Thursday, December 21, 2006

The Father of the Turkmen

There are several voices in the blogosphere who rave and rant, quite appropriately, at the centralisation and bureaucracy in Britain caused by Messrs Blair and Brown's infatuation with the nanny state. Spare a thought though, for the people of Turkmenistan, who have endured a far worse leader for the past 21 years (facts and quotes from here and here):

Saparmurat Niyazov, the hardline president of Turkmenistan, died from a heart attack early today, bringing the curtain down on one of the world's most eccentric personality cults.

Niyazov, 66, had turned his former Soviet central Asian desert state into an object of international ridicule through a series of bizarre decrees that left Turkmens living in an isolated world where fact and fantasy were blurred.

How so?
During a 21-year rule he turned his country into a hymn of praise to himself: kindergartens, towns, factories and a month of the year (January) were named Turkmenbashi.

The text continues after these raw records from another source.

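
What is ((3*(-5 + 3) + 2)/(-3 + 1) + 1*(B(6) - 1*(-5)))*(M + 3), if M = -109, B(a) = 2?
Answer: -954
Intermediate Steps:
((3*(-5 + 3) + 2)/(-3 + 1) + 1*(B(6) - 1*(-5)))*(M + 3) = ((3*(-5 + 3) + 2)/(-3 + 1) + 1*(2 - 1*(-5)))*(-109 + 3) = ((3*(-2) + 2)/(-2) + 1*(2 + 5))*(-106) = ((-6 + 2)*(-½) + 1*7)*(-106) = (-4*(-½) + 7)*(-106) = (2 + 7)*(-106) = 9*(-106) = -954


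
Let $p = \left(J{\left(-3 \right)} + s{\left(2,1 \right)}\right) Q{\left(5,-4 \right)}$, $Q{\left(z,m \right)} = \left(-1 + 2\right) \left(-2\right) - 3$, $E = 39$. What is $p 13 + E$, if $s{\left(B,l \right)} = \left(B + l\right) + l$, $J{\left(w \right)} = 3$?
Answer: $-416$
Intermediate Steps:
$s{\left(B,l \right)} = B + 2 l$
$Q{\left(z,m \right)} = -5$ ($Q{\left(z,m \right)} = 1 \left(-2\right) - 3 = -2 - 3 = -5$)
$p = -35$ ($p = \left(3 + \left(2 + 2 \cdot 1\right)\right) \left(-5\right) = \left(3 + \left(2 + 2\right)\right) \left(-5\right) = \left(3 + 4\right) \left(-5\right) = 7 \left(-5\right) = -35$)
$p 13 + E = \left(-35\right) 13 + 39 = -455 + 39 = -416$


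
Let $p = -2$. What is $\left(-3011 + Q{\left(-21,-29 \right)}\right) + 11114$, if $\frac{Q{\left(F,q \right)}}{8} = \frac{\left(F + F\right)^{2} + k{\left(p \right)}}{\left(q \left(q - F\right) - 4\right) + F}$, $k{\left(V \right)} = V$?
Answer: $\frac{1691417}{207} \approx 8171.1$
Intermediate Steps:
$Q{\left(F,q \right)} = \frac{8 \left(-2 + 4 F^{2}\right)}{-4 + F + q \left(q - F\right)}$ ($Q{\left(F,q \right)} = 8 \frac{\left(F + F\right)^{2} - 2}{\left(q \left(q - F\right) - 4\right) + F} = 8 \frac{\left(2 F\right)^{2} - 2}{\left(-4 + q \left(q - F\right)\right) + F} = 8 \frac{4 F^{2} - 2}{-4 + F + q \left(q - F\right)} = 8 \frac{-2 + 4 F^{2}}{-4 + F + q \left(q - F\right)} = \frac{8 \left(-2 + 4 F^{2}\right)}{-4 + F + q \left(q - F\right)}$)
$\left(-3011 + Q{\left(-21,-29 \right)}\right) + 11114 = \left(-3011 + \frac{16 \left(1 - 2 \left(-21\right)^{2}\right)}{4 - -21 - \left(-29\right)^{2} - -609}\right) + 11114 = \left(-3011 + \frac{16 \left(1 - 882\right)}{4 + 21 - 841 + 609}\right) + 11114 = \left(-3011 + 16 \frac{1}{-207} \left(-881\right)\right) + 11114 = \left(-3011 + 16 \left(- \frac{1}{207}\right) \left(-881\right)\right) + 11114 = \left(-3011 + \frac{14096}{207}\right) + 11114 = - \frac{609181}{207} + 11114 = \frac{1691417}{207}$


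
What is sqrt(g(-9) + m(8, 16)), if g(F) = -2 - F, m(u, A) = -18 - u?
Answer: I*sqrt(19) ≈ 4.3589*I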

He has also renamed April - and bread - after his late mother.

He erected a revolving gold statue of himself in the capital Ashgabat and giant billboards of the leader hung all over the country.

Interesting. "Chris, February, March, Mum, May, June..." Actually that's got a nice ring to it. But surely no ego could cope with this?

He often feigned embarrassment at the adulation. "I'm personally against seeing my pictures and statues in the streets - but it's what the people want," he once said.

Indubitably.
But the pressure to worship the leader was relentless. Children in the gas-rich state were forced to learn his book of poetry, the Ruhnama, at school, and a copy of the book was sent into space for good measure.

The book is required reading in schools, where children must pledge allegiance to him every morning.

Pledge allegiance every morning? What kind of ridiculous brainwashing is that? No free country could tolerate such thing, surely. Oh, right.

Did he have any good ideas?

Niyazov outlawed ballet and opera and banned men from listening to car radios; he also banned the use of recorded music at weddings and other public events. When he gave up smoking after major heart surgery in 1997, all his ministers had to follow suit, and he banned smoking in public places.

I'd probably vote for all of those measures, but they're perhaps a bit draconian. Any chance of a cheap ideological comparison with Ross Perot?
Young men were banned from having beards or wearing long hair.

What about old men? Are they allowed beards? I guess we'll never know.

Anyway, it sounds like the world is better off again for the departure of another old despot. Let's hope the people of Turkmenistan can elect themselves a better leader very soon and enjoy a 2007 full of opera, car radios, beards, gold teeth and months with traditional names.